Cities shape Africa’s agribusiness environment by affecting patterns of agricultural production and bringing about the rapid expansion of food processing and distribution plans.

Sindi said to counter the mounting food imports from overseas, African farmers and traders need to devise means to drive down their production, storage and distribution costs.

“When we produce, our infrastructure presents a big problem. People produce food, but they are not able to transport it to the market due to poor roads,” he said.

Africa’s development priorities are outlined in Agenda 2063 — the blueprint for the African Union’s economic development in the coming decades.

Agenda 2063 spells out agricultural development as a high priority, to be accelerated and transformed for shared prosperity and improved livelihoods.

Crop diversification

As urbanization rises in Africa, achieving food security and nutrition for all will depend on interventions that transform urban–rural linkages, according to the Africa Agriculture Status Report released last week by the Alliance for a Green Revolution in Africa.

The report underlined the need for farmers’ diversification to meet shifting demand for high-value perishables such as poultry, dairy, livestock and horticultural products.

Growing urban food markets imply longer supply lines, expanded wholesale and retail distribution systems, increased warehousing, food preservation and packaging, it said.

Achieving sustainable food systems

At a virtual African Green Revolution Forum summit last week, Rwandan President Paul Kagame said Rwanda has been working to ensure that farmers can achieve significantly higher productivity and income from agribusiness.

This has been possible through investing in modern technologies including irrigation and improved crops, as well as efficient markets and distribution channels, he said.

At the same summit, Ethiopian Prime Minister Abiy Ahmed also called on Africa to modernize agriculture through production-enhancing technology, which he said has been a main driver of Ethiopia’s rapid agriculture productivity growth.

“Another key factor is to invest accordingly, meaning robust public investment in extension services, public research institutes and seed enterprises to ensure affordability to farmers,” he said.

Withstanding climate shocks, investment

Rapid urbanization and population growth are expected to put growing pressure on the global food system as agricultural production comes under more threat from environmental degradation, urban sprawl, climate change, extreme weather conditions and limited arable land for the expansion of agricultural production, according to UN agencies.

Sindi underscored the need to minimize risks induced by natural conditions.

“Climate shocks also affect farming in very many ways. When we expect the rain, it doesn’t come at that particular time.
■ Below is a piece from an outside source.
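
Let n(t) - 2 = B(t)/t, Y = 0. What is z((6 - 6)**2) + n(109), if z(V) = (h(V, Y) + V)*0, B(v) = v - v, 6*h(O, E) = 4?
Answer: 2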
We need to improve our weather predictions so that we can be able to advise the farmers much better but also grow new crop varieties which can withstand climate shocks,” he said.

Amina Mohammed, Deputy Secretary-General of the UN, appealed for investment at the local levels, noting that it is the least invested in — yet it is the foundation.

“Investment in extension services is at the local levels. Without that foundation, you will not achieve the Africa you want,” she warned.

Kagame attributed Africa’s food import bill to slow value addition to the continent’s own products and doing less business with each other, a situation he said is changing.

“This has started to change, but it will be upon the young people to seize the opportunity available to fundamentally change the business of food in Africa,” he said.

Moussa Faki Mahamat, the chairperson of the African Union Commission, called for clear budget allocations that cater for the necessary transport and storage infrastructure, as well as unhindered trade integration among countries on the continent.